A recent article in the Wall Street Journal (WSJ) raises some concerns about a potential new vaccine by Pfizer. According to the Journal asiaone, the new vaccine, called Covid 19, may be just as dangerous as the current flu virus. The Wall Street Journal's story is based on research done by public-health researchers at the University of Minnesota. They have determined that Covid 19 may cause the development of a condition known as Guillain Barre Syndrome, or GBS for short. In other words, it is a condition which causes the involuntary movements and speech problems associated with an altered mental status.

So, what is this new vaccine all about? According to the Wall Street Journal, the Pfizer vaccine was developed through an exclusive agreement between the FDA and Pfizer's Worklife Biotech unit. According to the FDA, the company submitted a New Drug Application (NDA) to approve the vaccine. However, work on the vaccine was ongoing for more than a year prior to the submission of the NDA. This lengthy testing was due to the fact that Pfizer was working on another antiviral medication, called Tagamet, which was under the microscope of the FDA.

According to the Wall Street Journal, the NDA was only filed after Pfizer scientists raised safety concerns about the vaccine.
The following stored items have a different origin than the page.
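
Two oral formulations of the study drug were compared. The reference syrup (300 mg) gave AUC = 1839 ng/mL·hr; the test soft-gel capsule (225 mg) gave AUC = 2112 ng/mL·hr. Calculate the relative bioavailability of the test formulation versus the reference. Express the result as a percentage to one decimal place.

F_rel = (AUC_test/D_test) / (AUC_ref/D_ref)
      = (2112/225) / (1839/300)
      = 9.38667 / 6.13 = 1.5313 = 153.13%

F_rel = 153.1%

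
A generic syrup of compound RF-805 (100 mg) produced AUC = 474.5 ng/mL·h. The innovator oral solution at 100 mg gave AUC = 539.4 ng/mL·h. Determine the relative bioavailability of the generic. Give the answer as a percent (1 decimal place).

F_rel = 88.0%

F_rel = (AUC_test/D_test) / (AUC_ref/D_ref)
      = (474.5/100) / (539.4/100)
      = 4.745 / 5.394 = 0.8797 = 87.97%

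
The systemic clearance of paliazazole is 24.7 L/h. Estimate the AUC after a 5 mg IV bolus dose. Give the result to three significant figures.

AUC_0→∞ = Dose_iv / CL
        = 5 / 24.7 = 0.202429 mg/L·h

AUC = 0.202 mg/L·h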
In addition to this, the company did not notify the FDA of its earlier antiviral agents, nor did they submit data on any of the studies they had conducted to test their product's efficacy in terms of preventing disease. One of the studies concluded that Tagamet was not as effective as Pfizer's own Tagamet. Therefore, the FDA did not consider this NDA a valid filing for the new vaccine.

This raises questions as to why the FDA did not consider an NDA when approving medicine containing an antiviral compound as long as there was no study proving its effectiveness. If this is the case, then it is entirely possible that thousands of innocent people could be put at risk of contracting some form of disease as a result of that drug's use. While the effects of the vaccine on healthy adults are not known, studies have shown that young children who were administered the vaccine have been diagnosed with asthma, pneumonia, and other respiratory infections. There are also concerns about the effects on unprotected infants, especially those that are born to mothers who had previously given birth to children who suffered from these types of infections.

Now, that the patent on this vaccine has been issued, what does this mean for Pfizer? It means that any revenue generated through the sale of Tagamet will be tax-free, which means that it will not be passed onto consumers. Also, since this is not a patented drug, there is no point limit as to how many individuals you can give the vaccine to. The manufacturer can keep experimenting with the composition and dosage and could potentially come up with something even more harmful to humans, while concurrently trying to protect its patent rights. As you might expect, this could set the stage for fierce legal battles that could extend for years.

The bottom line is that the patent was issued because the Pfizer inventor, Dr. Robert M. Koche, did create an amazing product, but he did so before anyone else knew of his achievements. While the lack of a patent may restrict the public's access to this wonder medication, it should not prevent Koche from profiting from his creation. His hard work and dedication to ensuring that Tagamet is safe could ultimately land him in a position to greatly benefit from his invention. All he has to do is to ensure that he holds on to that patent and encourages others to do the same.